„Wir freuen uns sehr, bei diesem wichtigen Projekt mit dabei zu sein. Mit VVMethoden haben wir erstmals Strukturen und ein Sicherheitskonzept erarbeitet, das zukünftig Grundlage für die Entwicklung autonomer Fahrzeuge sein wird“, unterstreicht Emmeram Klotz, Leiter Test und Validierung für automatisiertes und vernetztes Fahren in der TÜV SÜD Division MOBILITY. Die Herausforderung: Es gibt unendlich viele mögliche kritische Situationen im Straßenverkehr. Da diese aber wegen der schieren Menge niemals in realen Tests prüfen kann, setzen die Experten auf Simulation. TÜV SÜD war maßgeblich daran beteiligt, die Relevanz gefährlicher Faktoren zu beurteilen und zu benennen. Ziel war es, die kritischsten Situationen im Vorfeld mit Hilfe von Simulation zu bestimmen. Im Test mit dem realen Fahrzeug kann man sich dann auf diese konzentrieren. Klotz: „Die Tests mit realen Fahrzeugen werden immer ein wichtiger Bestandteil in der Absicherung sein. In Zukunft wird aber auch die Simulation eine immer größere Rolle spielen und so einen Beitrag zur Sicherheit liefern. Und die haben wir hier als Prüfmethode validiert.“
Struktur geben
Ein geparktes Auto am Straßenrand verdeckt einen Fahrradfahrer. Klingt nach einer kritischen Verkehrssituation. Aber wann wird es gefährlich? Und ab wann gelten welche Faktoren als kritisch? Schaut man sich nur diese eine alltägliche städtische Verkehrssituation an, wird schnell klar, wie komplex die Aufgabe der TÜV SÜD Experten war. Verstärkt wird diese Herausforderung zusätzlich dadurch, dass verschiedene Faktoren wie Wetter, Straßenbelag, Blendung, Lichtsignale und Ähnliches dazukommen. Dazu Tuan Duong Quang, der das Projekt vonseiten TÜV SÜD leitet: „Wir mussten uns zunächst einmal der Aufgabe stellen, aus dem offenen Situationskomplex der realen Verkehrswelt, die kritischsten Phänomene herauszufiltern.“ Hierzu haben die TÜV SÜD-Experten den offenen strukturlosen Kontext, also die unendlich vielen Szenarien, die auf der Straße möglich sind, mittels Kritikalitätsanalyse erst einmal strukturiert. Die Simulation beweist hier die Wirkzusammenhänge zwischen erhöhter Kritikalität und Einflussfaktoren. Sie dient den Fachleuten als Werkzeug aus den unendlich vielen Situationen endlich viele zu bestimmen, die testbar sind.
Stück für Stück
Zurück zur T-Kreuzung, auf der ein Fahrradfahrer von einem parkenden Auto verdeckt wird, und zu der Frage, welche Faktoren hier, wie stark die Kritikalität beeinflussen. Faktoren, die variabel und kritisch eingestuft werden, sind beispielsweise Position und Geschwindigkeit des herannahenden Fahrzeugs, Position und Größe des geparkten Fahrzeugs und Position und Geschwindigkeit des von rechts kommendem Fahrrad. Mittels Algorithmus werden die Einflussfaktoren für die Verdeckung des Radfahrers anhand von stochastisch ermittelten Werten in kleinen Schritten verändert: das herannahende automatisierte Fahrzeug einen halben Meter nach vorn, den Fahrradfahrer entsprechend 20 Zentimeter – zum Beispiel. Die tatsächliche Größe des parkenden Fahrzeugs bleibt zwar gleich, hinsichtlich der Sichtachse zwischen automatisiertem Pkw und Radfahrer verändert sie sich aber.

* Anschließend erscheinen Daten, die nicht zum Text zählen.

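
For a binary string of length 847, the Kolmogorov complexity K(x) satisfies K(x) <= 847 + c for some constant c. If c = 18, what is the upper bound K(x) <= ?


K(x) <= |x| + c = 847 + 18 = 865

865


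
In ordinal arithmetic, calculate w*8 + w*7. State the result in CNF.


Ordinal addition w*8 + w*7:
Both terms have the same exponent 1.
w^e*c + w^e*d = w^e*(c+d).
Result = w^1*(8+7) = w*15

w*15


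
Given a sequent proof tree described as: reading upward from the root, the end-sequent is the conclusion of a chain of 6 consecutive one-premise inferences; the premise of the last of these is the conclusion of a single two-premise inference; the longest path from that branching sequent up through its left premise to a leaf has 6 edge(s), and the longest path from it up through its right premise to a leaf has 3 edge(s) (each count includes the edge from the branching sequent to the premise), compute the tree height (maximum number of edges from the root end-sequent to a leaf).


Longest path through the left premise: 6 edges (measured from the branching sequent)
Longest path through the right premise: 3 edges
Height of the subtree rooted at the branching sequent: max(6, 3) = 6
The branching sequent sits 6 edges above the root (the chain of one-premise inferences), so height = 6 + 6 = 12

12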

Daraus ergibt sich, dass die Verkehrssituation in einem Moment noch nicht kritisch ist, weil das automatisierte Fahrzeug den Radler wahrnimmt und ausreichend Zeit bleibt, darauf zu reagieren. Wird das parkende Fahrzeug aber „größer“ und verdeckt die Sichtachse zwischen den Verkehrsteilnehmern, wird die Situation kritischer – Stück für Stück.
Zugang für alle
Als Simulationstool haben die TÜV SÜD-Experten den OpenSource Ansatz mit dem Simulationswerkzeug openPASS ausgewählt. Mit diesem für alle zugänglichen Werkzeug werden beispielsweise konkrete Verkehrsfaktoren oder Bedingungen für die Simulation entwickelt. Tuan Duong Quang: „Damit die Simulation die Anforderungen aus der Kritikalitätsanalyse erfüllt, wurde das Tool Schritt für Schritt angepasst. Dazu gehört etwa ein Fahrradfahrer-Modell, die Entwicklung einer automatisierten Fahrfunktion, die Interpretation eines Zebrastreifens, die Simulation von Ampeln oder auch die Realisierung von Wetterbedingungen.“ Alles zusammen komplettiert das Bild kritischer Verkehrssituationen, welche die Basis für den Einsatz der Simulation für die Zulassung automatisierter Fahrfunktionen bildet. Klotz: „VVMethoden wurde auf einer offenen Plattform entwickelt. So können alle, die an der Entwicklung autonomen Fahrens beteiligt sind, auf das Sicherheitskonzept zugreifen. Damit beschleunigen wir insgesamt die schnelle Einführung dieser neuen Technologie.“
VVMethoden – was ist das?
Forschung, Industrie und Behörden zusammenbringen, um die Grundlagen für die schnelle Entwicklung autonomer Fahrzeuge zu schaffen – das war die Idee des Vorgängerprojektes Pegasus. Die Konsortialpartner haben hier seit 2016 daran gearbeitet, allgemein akzeptierte Methoden und Werkzeuge für die Absicherung hochautomatisierter Fahrzeugfunktionen – zunächst bis SAE-Level 3 – zu erarbeiten. Daraus haben sich seit 2019 zwei Folgeprojekte ergeben, eines davon ist VVMethoden. Mit VVMethoden schaffen die Partner den Sprung auf SAE-Level 4 und 5. Auch hier ist es das Ziel, Methoden und Werkzeuge für die Homologation hochautomatisierter Fahrzeuge zu schaffen – jetzt im urbanen Raum.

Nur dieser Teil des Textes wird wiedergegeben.